Today I spent a fair bit of time this afternoon both going to and from a place where more than sixty of t he people who went to the Feast of Tabernacles in Anchorage, Alaska. This place happened to be a working farm full of exotic animals, some of which at least could be fed and were by myself and others. It is not hard to understand the appeal of reindeer, who are after all just domesticated caribou, and who are surprisingly small but also somewhat aggressive when it comes to being fed. Far less aggressive are alpacas, who are surprisingly laid back when it comes to dealing with people. It was interesting as well to note that while we could feed the moose (which, interestingly enough, Alaska does not allow people to own or breed), yaks are so hazardous that the farm we went to refuses to breed them because of concerns about staff being gored by the moody and unpredictable and very large animals, who nonetheless are remarkably chill much of the time.
One of the notable themes that has come to my attention has been the aspect of spiritual feeding. It is not uncommon for me to think about physical food when it comes to the feast–I am often both hungry and thirsty, as I often comment. That said, spiritual food is also one of the notable aspects of the Feast of Tabernacles, and it is remarkable just how often this has become an issue. While the spiritual food at services has been a notable high point for me and other people, its absence has also been notable in conversation. For example, some friends of ours came to opening night service despite attending with another fellowship, because that fellowship did not apparently have opening night services at the Feast of Tabernacles elsewhere in the city, which struck me as puzzling. Less puzzling but no less disappointing was the news that some feast sites had been shut down for days on end because of covid outbreaks that forced services to be cancelled. Our expectation to fulfill the command to assemble is not always easy to do in an age where such gatherings are feared as being fertile ground for contagion.

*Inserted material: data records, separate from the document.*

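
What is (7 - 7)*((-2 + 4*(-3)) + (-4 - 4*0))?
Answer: 0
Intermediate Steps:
(7 - 7)*((-2 + 4*(-3)) + (-4 - 4*0)) = 0*((-2 - 12) + (-4 + 0)) = 0*(-14 - 4) = 0*(-18) = 0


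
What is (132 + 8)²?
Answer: 19600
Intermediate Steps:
(132 + 8)² = 140² = 19600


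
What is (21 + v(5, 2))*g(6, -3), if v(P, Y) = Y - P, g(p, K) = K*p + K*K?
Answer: -162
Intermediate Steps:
g(p, K) = K**2 + K*p (g(p, K) = K*p + K**2 = K**2 + K*p)
(21 + v(5, 2))*g(6, -3) = (21 + (2 - 1*5))*(-3*(-3 + 6)) = (21 + (2 - 5))*(-3*3) = (21 - 3)*(-9) = 18*(-9) = -162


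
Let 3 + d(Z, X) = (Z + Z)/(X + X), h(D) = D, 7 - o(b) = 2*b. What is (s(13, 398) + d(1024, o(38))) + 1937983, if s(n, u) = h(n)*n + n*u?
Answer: 134088263/69 ≈ 1.9433e+6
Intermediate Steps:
o(b) = 7 - 2*b
d(Z, X) = -3 + Z/X (d(Z, X) = -3 + (Z + Z)/(X + X) = -3 + (2*Z)/((2*X)) = -3 + (2*Z)*(1/(2*X)) = -3 + Z/X)
s(n, u) = n**2 + n*u (s(n, u) = n*n + n*u = n**2 + n*u)
(s(13, 398) + d(1024, o(38))) + 1937983 = (13*(13 + 398) + (-3 + 1024/(7 - 2*38))) + 1937983 = (13*411 + (-3 + 1024/(7 - 76))) + 1937983 = (5343 + (-3 + 1024/(-69))) + 1937983 = (5343 + (-3 + 1024*(-1/69))) + 1937983 = (5343 + (-3 - 1024/69)) + 1937983 = (5343 - 1231/69) + 1937983 = 367436/69 + 1937983 = 134088263/69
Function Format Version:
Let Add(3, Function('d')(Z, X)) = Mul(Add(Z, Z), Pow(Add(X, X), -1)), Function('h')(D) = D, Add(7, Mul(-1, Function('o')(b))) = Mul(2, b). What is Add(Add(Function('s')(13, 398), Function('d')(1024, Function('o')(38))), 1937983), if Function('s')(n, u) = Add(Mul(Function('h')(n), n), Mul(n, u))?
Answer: Rational(134088263, 69) ≈ 1.9433e+6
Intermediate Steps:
Function('o')(b) = Add(7, Mul(-2, b)) (Function('o')(b) = Add(7, Mul(-1, Mul(2, b))) = Add(7, Mul(-2, b)))
Function('d')(Z, X) = Add(-3, Mul(Z, Pow(X, -1))) (Function('d')(Z, X) = Add(-3, Mul(Add(Z, Z), Pow(Add(X, X), -1))) = Add(-3, Mul(Mul(2, Z), Pow(Mul(2, X), -1))) = Add(-3, Mul(Mul(2, Z), Mul(Rational(1, 2), Pow(X, -1)))) = Add(-3, Mul(Z, Pow(X, -1))))
Function('s')(n, u) = Add(Pow(n, 2), Mul(n, u)) (Function('s')(n, u) = Add(Mul(n, n), Mul(n, u)) = Add(Pow(n, 2), Mul(n, u)))
Add(Add(Function('s')(13, 398), Function('d')(1024, Function('o')(38))), 1937983) = Add(Add(Mul(13, Add(13, 398)), Add(-3, Mul(1024, Pow(Add(7, Mul(-2, 38)), -1)))), 1937983) = Add(Add(Mul(13, 411), Add(-3, Mul(1024, Pow(Add(7, -76), -1)))), 1937983) = Add(Add(5343, Add(-3, Mul(1024, Pow(-69, -1)))), 1937983) = Add(Add(5343, Add(-3, Mul(1024, Rational(-1, 69)))), 1937983) = Add(Add(5343, Add(-3, Rational(-1024, 69))), 1937983) = Add(Add(5343, Rational(-1231, 69)), 1937983) = Add(Rational(367436, 69), 1937983) = Rational(134088263, 69)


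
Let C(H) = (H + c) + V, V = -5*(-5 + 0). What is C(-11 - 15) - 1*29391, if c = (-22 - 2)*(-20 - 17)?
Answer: -28504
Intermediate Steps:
V = 25 (V = -5*(-5) = 25)
c = 888 (c = -24*(-37) = 888)
C(H) = 913 + H (C(H) = (H + 888) + 25 = (888 + H) + 25 = 913 + H)
C(-11 - 15) - 1*29391 = (913 + (-11 - 15)) - 1*29391 = (913 - 26) - 29391 = 887 - 29391 = -28504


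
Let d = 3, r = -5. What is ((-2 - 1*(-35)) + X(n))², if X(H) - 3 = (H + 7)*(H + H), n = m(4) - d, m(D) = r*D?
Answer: 595984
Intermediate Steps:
m(D) = -5*D
n = -23 (n = -5*4 - 1*3 = -20 - 3 = -23)
X(H) = 3 + 2*H*(7 + H) (X(H) = 3 + (H + 7)*(H + H) = 3 + (7 + H)*(2*H) = 3 + 2*H*(7 + H))
((-2 - 1*(-35)) + X(n))² = ((-2 - 1*(-35)) + (3 + 2*(-23)² + 14*(-23)))² = ((-2 + 35) + (3 + 2*529 - 322))² = (33 + (3 + 1058 - 322))² = (33 + 739)² = 772² = 595984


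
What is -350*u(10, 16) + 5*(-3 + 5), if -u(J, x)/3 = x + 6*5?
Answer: 48310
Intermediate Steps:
u(J, x) = -90 - 3*x (u(J, x) = -3*(x + 6*5) = -3*(x + 30) = -3*(30 + x) = -90 - 3*x)
-350*u(10, 16) + 5*(-3 + 5) = -350*(-90 - 3*16) + 5*(-3 + 5) = -350*(-90 - 48) + 5*2 = -350*(-138) + 10 = 48300 + 10 = 48310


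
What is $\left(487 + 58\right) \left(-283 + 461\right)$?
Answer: $97010$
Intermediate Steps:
$\left(487 + 58\right) \left(-283 + 461\right) = 545 \cdot 178 = 97010$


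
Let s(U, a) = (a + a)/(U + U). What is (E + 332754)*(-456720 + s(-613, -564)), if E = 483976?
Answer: -228658914757080/613 ≈ -3.7302e+11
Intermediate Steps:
s(U, a) = a/U (s(U, a) = (2*a)/((2*U)) = (2*a)*(1/(2*U)) = a/U)
(E + 332754)*(-456720 + s(-613, -564)) = (483976 + 332754)*(-456720 - 564/(-613)) = 816730*(-456720 - 564*(-1/613)) = 816730*(-456720 + 564/613) = 816730*(-279968796/613) = -228658914757080/613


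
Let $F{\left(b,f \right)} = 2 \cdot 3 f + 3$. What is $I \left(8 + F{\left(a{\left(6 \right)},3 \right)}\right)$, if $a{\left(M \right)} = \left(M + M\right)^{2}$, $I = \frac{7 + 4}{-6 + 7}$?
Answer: $319$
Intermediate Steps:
$I = 11$ ($I = \frac{11}{1} = 11 \cdot 1 = 11$)
$a{\left(M \right)} = 4 M^{2}$ ($a{\left(M \right)} = \left(2 M\right)^{2} = 4 M^{2}$)
$F{\left(b,f \right)} = 3 + 6 f$ ($F{\left(b,f \right)} = 6 f + 3 = 3 + 6 f$)
$I \left(8 + F{\left(a{\left(6 \right)},3 \right)}\right) = 11 \left(8 + \left(3 + 6 \cdot 3\right)\right) = 11 \left(8 + \left(3 + 18\right)\right) = 11 \left(8 + 21\right) = 11 \cdot 29 = 319$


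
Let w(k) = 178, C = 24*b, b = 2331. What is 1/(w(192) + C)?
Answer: 1/56122 ≈ 1.7818e-5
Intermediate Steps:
C = 55944 (C = 24*2331 = 55944)
1/(w(192) + C) = 1/(178 + 55944) = 1/56122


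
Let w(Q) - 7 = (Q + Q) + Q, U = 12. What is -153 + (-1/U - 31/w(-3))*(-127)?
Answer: -25331/12 ≈ -2110.9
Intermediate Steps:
w(Q) = 7 + 3*Q (w(Q) = 7 + ((Q + Q) + Q) = 7 + (2*Q + Q) = 7 + 3*Q)
-153 + (-1/U - 31/w(-3))*(-127) = -153 + (-1/12 - 31/(7 + 3*(-3)))*(-127) = -153 + (-1*1/12 - 31/(7 - 9))*(-127) = -153 + (-1/12 - 31/(-2))*(-127) = -153 + (-1/12 - 31*(-½))*(-127) = -153 + (-1/12 + 31/2)*(-127) = -153 + (185/12)*(-127) = -153 - 23495/12 = -25331/12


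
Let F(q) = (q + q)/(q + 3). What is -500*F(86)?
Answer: -86000/89 ≈ -966.29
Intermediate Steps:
F(q) = 2*q/(3 + q) (F(q) = (2*q)/(3 + q) = 2*q/(3 + q))
-500*F(86) = -1000*86/(3 + 86) = -1000*86/89 = -500*172/89 = -86000/89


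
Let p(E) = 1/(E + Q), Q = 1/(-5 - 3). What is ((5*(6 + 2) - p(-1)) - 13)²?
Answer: 63001/81 ≈ 777.79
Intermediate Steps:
Q = -⅛ (Q = 1/(-8) = -⅛ ≈ -0.12500)
p(E) = 1/(-⅛ + E) (p(E) = 1/(E - ⅛) = 1/(-⅛ + E))
((5*(6 + 2) - p(-1)) - 13)² = ((5*(6 + 2) - 8/(-1 + 8*(-1))) - 13)² = ((5*8 - 8/(-1 - 8)) - 13)² = ((40 - 8/(-9)) - 13)² = ((40 - 8*(-1)/9) - 13)² = ((40 - 1*(-8/9)) - 13)² = ((40 + 8/9) - 13)² = (368/9 - 13)² = (251/9)² = 63001/81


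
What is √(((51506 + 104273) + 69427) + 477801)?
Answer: √703007 ≈ 838.46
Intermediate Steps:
√(((51506 + 104273) + 69427) + 477801) = √((155779 + 69427) + 477801) = √(225206 + 477801) = √703007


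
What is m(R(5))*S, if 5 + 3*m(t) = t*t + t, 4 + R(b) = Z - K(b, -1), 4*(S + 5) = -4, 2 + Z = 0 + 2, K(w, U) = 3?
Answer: -74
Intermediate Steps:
Z = 0 (Z = -2 + (0 + 2) = -2 + 2 = 0)
S = -6 (S = -5 + (1/4)*(-4) = -5 - 1 = -6)
R(b) = -7 (R(b) = -4 + (0 - 1*3) = -4 + (0 - 3) = -4 - 3 = -7)
m(t) = -5/3 + t/3 + t**2/3 (m(t) = -5/3 + (t*t + t)/3 = -5/3 + (t**2 + t)/3 = -5/3 + (t + t**2)/3 = -5/3 + (t/3 + t**2/3) = -5/3 + t/3 + t**2/3)
m(R(5))*S = (-5/3 + (1/3)*(-7) + (1/3)*(-7)**2)*(-6) = (-5/3 - 7/3 + (1/3)*49)*(-6) = (-5/3 - 7/3 + 49/3)*(-6) = (37/3)*(-6) = -74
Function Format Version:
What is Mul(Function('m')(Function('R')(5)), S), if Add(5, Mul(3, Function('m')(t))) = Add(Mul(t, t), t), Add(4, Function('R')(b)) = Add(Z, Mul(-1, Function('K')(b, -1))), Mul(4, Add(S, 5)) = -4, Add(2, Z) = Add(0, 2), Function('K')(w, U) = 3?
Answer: -74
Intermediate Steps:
Z = 0 (Z = Add(-2, Add(0, 2)) = Add(-2, 2) = 0)
S = -6 (S = Add(-5, Mul(Rational(1, 4), -4)) = Add(-5, -1) = -6)
Function('R')(b) = -7 (Function('R')(b) = Add(-4, Add(0, Mul(-1, 3))) = Add(-4, Add(0, -3)) = Add(-4, -3) = -7)
Function('m')(t) = Add(Rational(-5, 3), Mul(Rational(1, 3), t), Mul(Rational(1, 3), Pow(t, 2))) (Function('m')(t) = Add(Rational(-5, 3), Mul(Rational(1, 3), Add(Mul(t, t), t))) = Add(Rational(-5, 3), Mul(Rational(1, 3), Add(Pow(t, 2), t))) = Add(Rational(-5, 3), Mul(Rational(1, 3), Add(t, Pow(t, 2)))) = Add(Rational(-5, 3), Add(Mul(Rational(1, 3), t), Mul(Rational(1, 3), Pow(t, 2)))) = Add(Rational(-5, 3), Mul(Rational(1, 3), t), Mul(Rational(1, 3), Pow(t, 2))))
Mul(Function('m')(Function('R')(5)), S) = Mul(Add(Rational(-5, 3), Mul(Rational(1, 3), -7), Mul(Rational(1, 3), Pow(-7, 2))), -6) = Mul(Add(Rational(-5, 3), Rational(-7, 3), Mul(Rational(1, 3), 49)), -6) = Mul(Add(Rational(-5, 3), Rational(-7, 3), Rational(49, 3)), -6) = Mul(Rational(37, 3), -6) = -74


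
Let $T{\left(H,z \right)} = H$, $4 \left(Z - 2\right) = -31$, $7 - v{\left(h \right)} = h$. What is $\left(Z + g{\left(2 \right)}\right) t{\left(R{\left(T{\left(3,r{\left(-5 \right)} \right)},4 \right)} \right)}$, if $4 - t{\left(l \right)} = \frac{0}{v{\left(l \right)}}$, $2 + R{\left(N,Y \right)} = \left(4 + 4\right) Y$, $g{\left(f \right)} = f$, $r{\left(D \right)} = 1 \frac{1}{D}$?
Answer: $-15$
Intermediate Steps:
$v{\left(h \right)} = 7 - h$
$Z = - \frac{23}{4}$ ($Z = 2 + \frac{1}{4} \left(-31\right) = 2 - \frac{31}{4} = - \frac{23}{4} \approx -5.75$)
$r{\left(D \right)} = \frac{1}{D}$
$R{\left(N,Y \right)} = -2 + 8 Y$ ($R{\left(N,Y \right)} = -2 + \left(4 + 4\right) Y = -2 + 8 Y$)
$t{\left(l \right)} = 4$ ($t{\left(l \right)} = 4 - \frac{0}{7 - l} = 4 - 0 = 4 + 0 = 4$)
$\left(Z + g{\left(2 \right)}\right) t{\left(R{\left(T{\left(3,r{\left(-5 \right)} \right)},4 \right)} \right)} = \left(- \frac{23}{4} + 2\right) 4 = \left(- \frac{15}{4}\right) 4 = -15$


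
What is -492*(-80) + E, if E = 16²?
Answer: 39616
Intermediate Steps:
E = 256
-492*(-80) + E = -492*(-80) + 256 = 39360 + 256 = 39616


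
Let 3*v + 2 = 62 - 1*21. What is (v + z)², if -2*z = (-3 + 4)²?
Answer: 625/4 ≈ 156.25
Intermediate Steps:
z = -½ (z = -(-3 + 4)²/2 = -½*1² = -½*1 = -½ ≈ -0.50000)
v = 13 (v = -⅔ + (62 - 1*21)/3 = -⅔ + (62 - 21)/3 = -⅔ + (⅓)*41 = -⅔ + 41/3 = 13)
(v + z)² = (13 - ½)² = (25/2)² = 625/4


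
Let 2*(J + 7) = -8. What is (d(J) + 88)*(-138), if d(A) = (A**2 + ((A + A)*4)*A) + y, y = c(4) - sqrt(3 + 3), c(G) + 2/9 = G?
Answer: -488842/3 + 138*sqrt(6) ≈ -1.6261e+5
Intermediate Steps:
J = -11 (J = -7 + (1/2)*(-8) = -7 - 4 = -11)
c(G) = -2/9 + G
y = 34/9 - sqrt(6) (y = (-2/9 + 4) - sqrt(3 + 3) = 34/9 - sqrt(6) ≈ 1.3283)
d(A) = 34/9 - sqrt(6) + 9*A**2 (d(A) = (A**2 + ((A + A)*4)*A) + (34/9 - sqrt(6)) = (A**2 + ((2*A)*4)*A) + (34/9 - sqrt(6)) = (A**2 + (8*A)*A) + (34/9 - sqrt(6)) = (A**2 + 8*A**2) + (34/9 - sqrt(6)) = 9*A**2 + (34/9 - sqrt(6)) = 34/9 - sqrt(6) + 9*A**2)
(d(J) + 88)*(-138) = ((34/9 - sqrt(6) + 9*(-11)**2) + 88)*(-138) = ((34/9 - sqrt(6) + 9*121) + 88)*(-138) = ((34/9 - sqrt(6) + 1089) + 88)*(-138) = ((9835/9 - sqrt(6)) + 88)*(-138) = (10627/9 - sqrt(6))*(-138) = -488842/3 + 138*sqrt(6)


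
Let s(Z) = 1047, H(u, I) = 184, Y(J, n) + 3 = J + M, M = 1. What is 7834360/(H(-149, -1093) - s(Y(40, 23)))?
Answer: -7834360/863 ≈ -9078.0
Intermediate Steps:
Y(J, n) = -2 + J (Y(J, n) = -3 + (J + 1) = -3 + (1 + J) = -2 + J)
7834360/(H(-149, -1093) - s(Y(40, 23))) = 7834360/(184 - 1*1047) = 7834360/(184 - 1047) = 7834360/(-863) = 7834360*(-1/863) = -7834360/863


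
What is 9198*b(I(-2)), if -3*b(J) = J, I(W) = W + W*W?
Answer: -6132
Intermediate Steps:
I(W) = W + W²
b(J) = -J/3
9198*b(I(-2)) = 9198*(-(-2)*(1 - 2)/3) = 9198*(-(-2)*(-1)/3) = 9198*(-⅓*2) = 9198*(-⅔) = -6132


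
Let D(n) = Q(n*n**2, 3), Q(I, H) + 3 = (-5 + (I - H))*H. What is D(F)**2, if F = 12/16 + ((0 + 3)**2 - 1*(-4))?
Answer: 247403775609/4096 ≈ 6.0401e+7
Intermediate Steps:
Q(I, H) = -3 + H*(-5 + I - H) (Q(I, H) = -3 + (-5 + (I - H))*H = -3 + (-5 + I - H)*H = -3 + H*(-5 + I - H))
F = 55/4 (F = 12*(1/16) + (3**2 + 4) = 3/4 + (9 + 4) = 3/4 + 13 = 55/4 ≈ 13.750)
D(n) = -27 + 3*n**3 (D(n) = -3 - 1*3**2 - 5*3 + 3*(n*n**2) = -3 - 1*9 - 15 + 3*n**3 = -3 - 9 - 15 + 3*n**3 = -27 + 3*n**3)
D(F)**2 = (-27 + 3*(55/4)**3)**2 = (-27 + 3*(166375/64))**2 = (-27 + 499125/64)**2 = (497397/64)**2 = 247403775609/4096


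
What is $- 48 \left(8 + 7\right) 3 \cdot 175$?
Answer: $-378000$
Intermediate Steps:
$- 48 \left(8 + 7\right) 3 \cdot 175 = - 48 \cdot 15 \cdot 3 \cdot 175 = - 48 \cdot 45 \cdot 175 = - 2160 \cdot 175 = \left(-1\right) 378000 = -378000$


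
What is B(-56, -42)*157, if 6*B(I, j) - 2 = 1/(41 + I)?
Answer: 4553/90 ≈ 50.589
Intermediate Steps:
B(I, j) = ⅓ + 1/(6*(41 + I))
B(-56, -42)*157 = ((83 + 2*(-56))/(6*(41 - 56)))*157 = ((⅙)*(83 - 112)/(-15))*157 = ((⅙)*(-1/15)*(-29))*157 = (29/90)*157 = 4553/90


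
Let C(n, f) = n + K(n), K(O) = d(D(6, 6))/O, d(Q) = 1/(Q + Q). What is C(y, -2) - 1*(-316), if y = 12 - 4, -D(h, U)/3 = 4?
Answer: 62207/192 ≈ 323.99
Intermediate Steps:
D(h, U) = -12 (D(h, U) = -3*4 = -12)
d(Q) = 1/(2*Q)
y = 8
K(O) = -1/(24*O) (K(O) = ((½)/(-12))/O = ((½)*(-1/12))/O = -1/(24*O))
C(n, f) = n - 1/(24*n)
C(y, -2) - 1*(-316) = (8 - 1/24/8) - 1*(-316) = (8 - 1/24*⅛) + 316 = (8 - 1/192) + 316 = 1535/192 + 316 = 62207/192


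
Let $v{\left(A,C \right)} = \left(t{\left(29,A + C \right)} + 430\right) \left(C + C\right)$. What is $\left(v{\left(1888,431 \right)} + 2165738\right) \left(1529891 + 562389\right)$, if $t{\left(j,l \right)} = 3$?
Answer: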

One of the aspects about yesterday’s sermon that struck me as the most intriguing was the question of how it is that we are going to meet the needs of people in the early part of the world to come. We live in a world that is not always aware of the hunger that it has. People far wiser than I am have commented that we have a God-shaped hole in our heart and we tend to fill it with things that waste our time and effort. This is lamentable, but perhaps not surprising. A great many people find themselves hungering for things that actively do them harm–drugs, alcohol, and the like. Still others find themselves gluttons, feeding for emotional release, or people whose appetites in general are unrestrained and cause trouble for themselves and for others. It is by no means an easy thing to be able to help others, and in a world where so many hungers cry out to be fed, it is hard to know how to encourage people to feed off of that which proceeds from the mouth of God, for we do not live by meat alone, or alfalfa pellets alone.